I’m happy to say that like many agencies throughout the Federal Government, as an active member of the White House Council on Women and Girls, OPM participated in the lead-up to this historic event. We provided information about the status of women in the Federal service – from narrowing the gender pay gap to flexibilities and work-life programs that make it easier for women – and men – to succeed in the workplace, to the Federal Government’s record of hiring women, especially in some mission critical positions.

As you’ll see in the Women in the Federal Workforce infographics, today the 897,892 women who work for the Federal Government make up 44 percent of the entire Federal workforce. Women are succeeding across government – from entry-level positions to various leadership roles. Here are just a couple of examples:

  • The number of Federal women working in Science, Technology, Engineering and Mathematics – or STEM – fields is on the rise. In 2008, 64,574 were working in Federal STEM jobs. That number rose to 70,047 in 2015. Women have been hired at an increasing rate into the Pathways Programs, including the Presidential Management Fellows (PMF) programs. The PMF is the Federal Government’s flagship leadership development program, which has a special STEM track.

  • The  representation  of  women  in  the Senior Executive Service (SES), the  Federal Government’s highest  career  level, increased by five percent between  2008  and  2015. And OPM is working with agencies across government to increase awareness of leadership development programs like Executive Women in Motion and other mentoring and training opportunities.

By creating opportunity at every level of the workforce, we are working to attract, empower, and retain a talented and productive workforce.  Our commitment to workplace flexibilities and employee wellness makes the Federal service an ideal place for employees to build their careers and cultivate fulfilling lives outside the workplace.

Building on directives from the President, OPM developed two comprehensive handbooks and an online training course to help Federal employees better understand their leave and workplace flexibility options, including providing support for elder care, childbirth, adoption, and foster care.
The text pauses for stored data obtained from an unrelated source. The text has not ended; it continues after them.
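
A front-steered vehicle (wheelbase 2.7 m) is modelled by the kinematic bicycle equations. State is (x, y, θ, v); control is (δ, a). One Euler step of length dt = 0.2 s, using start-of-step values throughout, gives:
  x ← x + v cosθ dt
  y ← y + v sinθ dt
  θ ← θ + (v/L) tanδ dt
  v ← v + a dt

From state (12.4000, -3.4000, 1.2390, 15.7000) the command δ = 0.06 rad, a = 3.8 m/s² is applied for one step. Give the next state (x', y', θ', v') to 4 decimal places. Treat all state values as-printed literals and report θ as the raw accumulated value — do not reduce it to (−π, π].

(13.4228, -0.4313, 1.3089, 16.4600)

x' = 12.4000 + 15.7000·cos(1.2390)·0.2 = 13.4228
y' = -3.4000 + 15.7000·sin(1.2390)·0.2 = -0.4313
θ' = 1.2390 + (15.7000/2.7)·tan(0.06)·0.2 = 1.3089
v' = 15.7000 + 3.8000·0.2 = 16.4600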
The government continues to be a model employer for men and women in helping them maintain a healthy work-life balance and feel fulfilled in their jobs. Data from the Federal Employee Viewpoint Survey (FEVS) shows that satisfaction with Federal work-life programs is very high among women – and men - who participate in programs such as flexible work schedules, telework, health and wellness programs, the Employee Assistance Program (EAP), child care programs, and elder care programs.

The data also shows that the gender pay gap in the Federal government continues to narrow. In 2014, nationally, women were paid 79 cents for every dollar a man was paid. In 2015, across the Federal Government, women in white-collar jobs were paid 89 cents on the dollar. With more women than ever contributing to the government’s mission critical occupations, the gender pay gap continues to narrow even more for women working in STEM, IT/cyber security, economist, auditor, contract specialist, and human resources positions jobs. In the Senior Executive Service, as of 2015, women were paid equally with their male counterparts.

In April of 2014, in response to a memorandum from the President, OPM issued a Governmentwide Strategy on Advancing Pay Equality in the Federal Government. Since that strategy was issued, OPM has taken a number of actions to narrow the gender pay gap in the Federal workforce. For example, on July 30, 2015, we issued a memorandum cautioning agencies not to solely use a job candidate’s existing salary to set pay, as that can potentially adversely affect candidates who may have taken time off from their careers or whose existing salary doesn’t reflect an applicant’s current qualifications.  


The summit shone a spotlight on the accomplishments women have made in the workplace and on the work still to be done. At OPM and across the Federal Government, we continue to work to make sure all employees are aware of the workplace flexibilities they may be eligible for, and to encourage women – and men – to work in the many mission critical occupations and to apply for leadership positions.